CATALUNYA “LOW COST”

Sin Comentarios | 10 de julio de 2007

comentarios en la versión catalana

Ayer El País titulaba con letras de neón que José Montilla, en un gesto
de austeridad sin precedentes,
viajará a Lisboa en una compañía de bajo
coste el próximo 19 de julio. En concreto cogerá un vuelo de una
compañía fantasma, que no tiene oficina de atención al pasajero en El
Prat y que dice ser ajena a Iberia pero que utiliza todos sus “Slots”,
llamada ClickAir y volverá en otra bautizada en gerundio y que es de lo
mejorcito en compañías aéreas, lo hará con Vueling.

Para los que nos creemos que esto de Catalunya no es una entelequia y que el President la Generalitat no es un cualquiera entendemos que estos gestos son profundamente nocivos. Si pretende ser un gesto de ahorro y compresión presupuestaria esto es el chocolate del loro. Rozando el ridículo, como habitualmente nos tiene acostumbrados, Montilla como si fuera el presidente de Venezuela se abraza al populismo más fácil y simple. Esta medida es populista se mire por donde se mire y denota un perfil tan bajo que asusta. Simular rebaje de costos institucionales con gestos que rebajan la categoría de la institución es contraproducente. Si es una actitud personal de Montilla debería derivar en todos los ámbitos de su vida. Sería interesante ver a sus hijos en escuelas públicas, su asistencia médica no debería ser privada y sus desplazamientos por Catalunya se efectuarían en metro y autobuses de línea. Todo un gran absurdo populachero.
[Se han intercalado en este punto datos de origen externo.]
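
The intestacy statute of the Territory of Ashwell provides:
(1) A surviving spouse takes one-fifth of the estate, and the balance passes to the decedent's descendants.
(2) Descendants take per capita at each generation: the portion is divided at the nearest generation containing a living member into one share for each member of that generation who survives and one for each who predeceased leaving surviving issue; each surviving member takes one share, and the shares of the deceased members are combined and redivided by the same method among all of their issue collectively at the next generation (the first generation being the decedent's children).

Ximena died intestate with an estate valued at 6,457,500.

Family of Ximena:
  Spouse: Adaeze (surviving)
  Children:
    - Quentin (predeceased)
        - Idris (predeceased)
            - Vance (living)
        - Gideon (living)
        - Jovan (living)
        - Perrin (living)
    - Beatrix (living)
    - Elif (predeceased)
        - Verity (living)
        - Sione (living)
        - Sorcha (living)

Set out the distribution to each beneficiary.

Adaeze: 1,291,500; Vance: 492,000; Gideon: 492,000; Jovan: 492,000; Perrin: 492,000; Beatrix: 1,722,000; Verity: 492,000; Sione: 492,000; Sorcha: 492,000

Adaeze takes one-fifth of 6,457,500 = 1,291,500. The remaining 5,166,000 passes to the descendants.
The descendants' portion (5,166,000) is divided at the children's generation into 3 shares of 1,722,000. Beatrix takes 1,722,000. The 2 shares of the deceased (Quentin and Elif) are combined into a pool of 3,444,000.
That pool (3,444,000) is divided at the grandchildren's generation into 7 shares of 492,000. Gideon, Jovan, Perrin, Verity, Sione, and Sorcha each take 492,000. The remaining share for the deceased Idris (492,000) is carried to the next generation.
That pool (492,000) passes entirely to Vance, the sole taker at the great-grandchildren's generation.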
El poder y las instituciones tienen una liturgia. Puede ser mala y podemos estar a favor de que se cambie por otros métodos menos protocolarios, pero si tenemos que eliminar la solemnidad de los altos cargos institucionales, empecemos por los de más alto grado y no por los que nos representan la Generalitat de Catalunya. No es prudente que las instituciones más pequeñas y debilitadas en términos legislativos se desarmen de protocolo unilateralmente. Montilla es más que una persona, es el President de la Generalitat y la dignidad de la institución que preside está en sus manos. Él lidera Catalunya y sus proyectos y no puede hacer gala de ese escaso sentido institucional de un modo tan claro. Además su papel como faro político para el resto de instituciones del Estado no parece que le permita gesticular de un modo tan poco acertado, más cuando el modelo de aeropuerto de El Prat está sobre la mesa. Que Montilla recurra a una compañía de Low Cost agrede la voluntad política de quienes ambicionan un aeropuerto de primera línea. El viajecito de Montilla invita a la conformidad institucional y a la resignación de un gobierno. Espero que este episodio no sea una metáfora que represente un país de bajo coste, de segunda y con las aspiraciones rebajadas.